Is MiFID II becoming yet another never ending story?
The MiFID II directive, due to be implemented by 2017, are causing some trouble in the capital market. The tedious process of regulative implementation is frustrating for the banks and brokers. It seems likely that neither regulators nor market participants will be ready in time, however nobody is willing to admit it. Will it end in another postponement game like EMIR?
By Christian Thygesen, managing partner | November 6, 2015
It is well-known, that the policy response to the financial crisis was a tsunami of new regulation. One of the more recent examples is the MiFID II directive, expected to take force in the beginning of 2017.
As was the case with EMIR, MiFID is a mixture of requirements to various policies, of reporting requirements, and of the processes for either trading or clearing various financial products.
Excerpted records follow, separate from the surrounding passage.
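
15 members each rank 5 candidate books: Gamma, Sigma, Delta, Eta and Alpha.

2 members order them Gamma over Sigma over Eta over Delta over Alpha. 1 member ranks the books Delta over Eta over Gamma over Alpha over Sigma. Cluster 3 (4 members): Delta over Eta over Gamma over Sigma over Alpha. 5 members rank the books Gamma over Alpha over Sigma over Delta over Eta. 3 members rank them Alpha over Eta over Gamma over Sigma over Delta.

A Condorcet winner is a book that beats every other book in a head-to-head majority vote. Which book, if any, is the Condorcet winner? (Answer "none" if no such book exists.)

none

Check each pair by majority over 15 ballots:
Gamma vs Sigma: Gamma preferred on 2+1+4+5+3 = 15 ballots; Gamma wins 15–0.
Gamma vs Delta: Gamma preferred on 2+5+3 = 10 ballots; Gamma wins 10–5.
Gamma vs Eta: 2+5 = 7 for Gamma, 8 for Eta — Eta by 8–7.
Gamma vs Alpha: 12 to 3, Gamma.
Sigma vs Delta: Sigma is ranked higher on 2+5+3 = 10 ballots, Delta on 5. Sigma wins 10–5.
Sigma vs Eta: Sigma is ranked higher on 2+5 = 7 ballots, Eta on 8. Eta wins 8–7.
Sigma vs Alpha: 6 to 9, Alpha.
Delta vs Eta: Delta preferred on 1+4+5 = 10 ballots; Delta wins 10–5.
Delta vs Alpha: 2+1+4 = 7 for Delta, 8 for Alpha — Alpha by 8–7.
Eta vs Alpha: Eta preferred on 2+1+4 = 7 ballots; Alpha wins 8–7.
Each book drops at least one matchup (Gamma loses to Eta; Sigma loses to Gamma; Delta loses to Gamma; Eta loses to Delta; Alpha loses to Gamma); the cycle Gamma > Delta > Eta > Gamma rules out a Condorcet winner.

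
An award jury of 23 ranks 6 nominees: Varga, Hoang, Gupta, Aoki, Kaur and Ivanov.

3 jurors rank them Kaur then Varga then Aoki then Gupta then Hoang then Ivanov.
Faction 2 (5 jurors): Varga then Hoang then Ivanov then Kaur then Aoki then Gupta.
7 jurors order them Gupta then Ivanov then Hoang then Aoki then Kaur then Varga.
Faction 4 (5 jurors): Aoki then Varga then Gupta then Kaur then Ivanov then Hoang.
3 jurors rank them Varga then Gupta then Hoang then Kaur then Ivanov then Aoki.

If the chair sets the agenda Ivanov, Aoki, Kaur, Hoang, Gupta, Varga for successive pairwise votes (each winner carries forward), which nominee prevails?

Round 1: Ivanov vs Aoki — 15–8, Ivanov advances.
Round 2: Ivanov vs Kaur — 12–11, Ivanov advances.
Round 3: Ivanov vs Hoang — 12–11, Ivanov advances.
Round 4: Ivanov vs Gupta — 5–18, Gupta advances.
Round 5: Gupta vs Varga — 7–16, Varga advances.
Varga survives the agenda.

Varga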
Like for EMIR, market participants are frustrated by legislation which is complex, requires a combination of legal expertise, market understanding and at times even technical understanding to make sense of – and where processes for clarification of central technical standards can be agonizingly slow.
A game of Chicken
Finally, it seems that legislators and market participants have engaged in a game of chicken, where both sides know that the current deadlines are unfeasible. Regulators cannot get the technical definitions and the reporting platforms ready in time, and many banks and brokers are struggling to be ready by 2017, but neither party is willing to say it openly. The unfortunate consequence may very well be, that a postponement of at least parts of the legislation is quite likely, but will only be asked for – or announced – shortly before the deadline in early 2017.
One can only hope, that we will not see a repetition of the never (?) ending waiting game of EMIR-implementation, originally planned for late 2012, with the first parts coming into force in early 2014 and some parts still not enacted.
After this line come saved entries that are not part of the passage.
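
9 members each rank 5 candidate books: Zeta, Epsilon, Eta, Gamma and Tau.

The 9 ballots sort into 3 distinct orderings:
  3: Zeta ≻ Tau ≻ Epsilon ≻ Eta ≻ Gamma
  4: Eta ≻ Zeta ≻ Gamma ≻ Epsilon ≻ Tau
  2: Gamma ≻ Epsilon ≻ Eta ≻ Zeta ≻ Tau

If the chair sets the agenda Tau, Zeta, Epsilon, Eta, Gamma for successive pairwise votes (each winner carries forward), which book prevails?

Round 1: Tau vs Zeta — 0–9, Zeta advances.
Round 2: Zeta vs Epsilon — 7–2, Zeta advances.
Round 3: Zeta vs Eta — 3–6, Eta advances.
Round 4: Eta vs Gamma — 7–2, Eta advances.
Eta survives the agenda.

Eta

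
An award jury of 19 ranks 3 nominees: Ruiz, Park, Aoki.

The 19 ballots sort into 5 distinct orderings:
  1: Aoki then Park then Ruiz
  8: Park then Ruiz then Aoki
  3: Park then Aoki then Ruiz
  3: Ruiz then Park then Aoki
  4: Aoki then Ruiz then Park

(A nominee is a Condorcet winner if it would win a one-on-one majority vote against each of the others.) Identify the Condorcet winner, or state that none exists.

Park

Check each pair by majority over 19 ballots:
Ruiz vs Park: 3+4 = 7 for Ruiz, 12 for Park — Park by 12–7.
Ruiz vs Aoki: 11 to 8, Ruiz.
Park vs Aoki: Park is ranked higher on 8+3+3 = 14 ballots, Aoki on 5. Park wins 14–5.
Only Park has no losses; Park is the Condorcet winner.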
Although some marginal parts of these regulatory initiatives may bring value to the banks and other market participants, they largely see it as a painful cost, they would want to minimise and get over with as quickly as possible. And this is where we as consultants seem to have a role to play.
Get some peace of mind
Living up to regulation is a must. It is an unavoidable cost that you have to bear, if you wish to stay in the market and offer your customers the concerned services or products. But other than being a license to operate, it is seen as having no or very little value to the institutions concerned. Compliance, in particular when it comes to getting the demanded reporting up and running, is basically regarded as a highly specialized one-off exercise with little learning or other future value, and thus it is quite logic, that consultants are used for such tasks.
Currently, CMP is helping smaller and medium sized banks understand and prepare for MiFID II. In the first instance, we help evaluate, what is relevant for the banks concerned with the products they offer and the way they offer these products. We guide project managers by defining and prioritising their tasks, and if need be, we can also take responsibility for the project management and the actual technical implementation.
We believe we offer our clients value by combining our business and technical understanding to devise solutions, that allow market participants to be compliant in a low-cost fashion. But maybe the biggest value we offer our clients is peace of mind in an area rightfully perceived as unnecessarily complex.